Olay kader diye geçiştirilemez' dedi.
Yüzde 1 milyon haklıydı ve Marmara depreminin acılarını yaşayan insanımıza bu sözler umut olmuştu.
Tabi deprem coğrafyasındaydık ve sallanıyorduk. Van, Elazığ, Malatya, Ağrı, İzmir, Manisa, Düzce, İstanbul ve daha birçok ilimizde büyük-küçük onlarca deprem meydana geldi ve binlerce insanımız kaybettik.
Ama iktidarımız deprem konusundaki hassasiyetini hiç kaybetmedi.

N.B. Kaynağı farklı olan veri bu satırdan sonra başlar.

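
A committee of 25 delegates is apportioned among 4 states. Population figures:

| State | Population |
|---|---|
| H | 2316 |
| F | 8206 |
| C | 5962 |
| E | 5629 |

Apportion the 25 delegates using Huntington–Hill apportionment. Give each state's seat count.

H 3, F 9, C 7, E 6

With divisor 894: modified quotas H 2.591, F 9.179, C 6.669, E 6.296.
Geometric-mean thresholds: H √(2·3)=2.449, F √(9·10)=9.487, C √(6·7)=6.481, E √(6·7)=6.481.
Each quota rounded against its threshold gives H 3, F 9, C 7, E 6 (total 25).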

Örneğin 2019 yılında İstanbul sallanmıştı ve Sayın Erdoğan: "Allah göstermesin yarın öbür gün buralarda bir deprem olursa ve bu depremden sonra hazmedemeyeceğimiz neticeler olursa ne yaparız o zaman? Kime ah edersiniz? Yine bana, ah edersin" diyordu.
Erdoğan'ın yardımcısı Fuat Oktay ise 'Her birimiz, kendi üzerimize düşeni yapınca zaten deprem öldürmez. Bu kadar net. Dünyanın hiçbir yerinde deprem öldürmez' diyordu.
Tedbir elimizde
Dört ay önce 12 Kasım 2022'de Sayın Erdoğan bir kez daha deprem konusundaki hassasiyetlerini şu cümlelerle dile getiriyordu:
"Depremi önlemek mümkün değil ama can kayıplarının önüne geçecek tedbirler almak bizim elimizdedir…

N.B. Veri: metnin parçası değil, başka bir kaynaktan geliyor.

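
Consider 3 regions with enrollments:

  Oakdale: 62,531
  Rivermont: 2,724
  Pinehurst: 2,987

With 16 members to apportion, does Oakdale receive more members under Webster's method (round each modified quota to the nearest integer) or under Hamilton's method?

Hamilton

Webster: Oakdale 14, Rivermont 1, Pinehurst 1.
Hamilton: Oakdale 15, Rivermont 0, Pinehurst 1.
Oakdale gets 14 under Webster and 15 under Hamilton.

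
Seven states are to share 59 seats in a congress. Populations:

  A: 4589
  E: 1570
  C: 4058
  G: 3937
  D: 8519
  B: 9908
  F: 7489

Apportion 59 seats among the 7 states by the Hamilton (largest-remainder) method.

Total 40070; standard divisor 40070/59 ≈ 679.153.
Standard quotas: A 6.7570, E 2.3117, C 5.9751, G 5.7969, D 12.5436, B 14.5888, F 11.0270.
Lower quotas: A 6, E 2, C 5, G 5, D 12, B 14, F 11 (sum 55, leaving 4 seats).
Remainders in descending order: C 0.9751, G 0.7969, A 0.7570, B 0.5888, D 0.5436, E 0.3117, F 0.0270.
Largest remainders: C, G, A, B receive the extra seats.

A 7, E 2, C 6, G 6, D 12, B 15, F 11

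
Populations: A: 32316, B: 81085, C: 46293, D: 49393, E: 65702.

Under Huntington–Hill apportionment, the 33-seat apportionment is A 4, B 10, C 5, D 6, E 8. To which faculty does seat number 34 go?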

Geçmişteki acı tecrübelerin ışığında yaptığımız hazırlıklarla, hamdolsun artık hiçbir afette vatandaşlarımızın 'nerede bu devlet?' diyen feryadını duymuyoruz."
İçişleri Bakanı Süleyman Soylu ise çıtayı zirveye çakmıştı! (17 Ağustos Marmara Depremi'nin 2022'deki anma etkinliğinde) "Aradan geçen 23 yılda biz, tek bir kişiye bile nerede bu devlet dedirtmedik."
Deprem başlığında bu kadar hassas olan 21 yıllık tek parti iktidarı resmi olarak 46 bin insanımız öldükten sonra ilk birkaç gün geç kaldıklarını ifade edip, 'helallik' istedi ve tam 21 yıl sonra 'ulusal risk konseyini' topladı.
Tabi akla gelen ilk soru, deprem konusunda bu kadar duyarlı açıklamalar yapıp, geçmişteki hükümetleri, fail ilan eden AKP hükümeti döneminde neden deprem ve diğer afetlerde bu kadar çok canımız yok oldu, neden bu kadar çok canımız yandı, yanıyor, sorusudur!
Cevabı tek ve nettir: Söylediklerini, yapmadılar.
İspat: 21 yıldır ülkeyi tek başına yöneten Erdoğan: 'Fay hatlarına, dere yataklarına, heyelan bölgelerine bina yapılma dönemi artık bitmiştir.' dedi.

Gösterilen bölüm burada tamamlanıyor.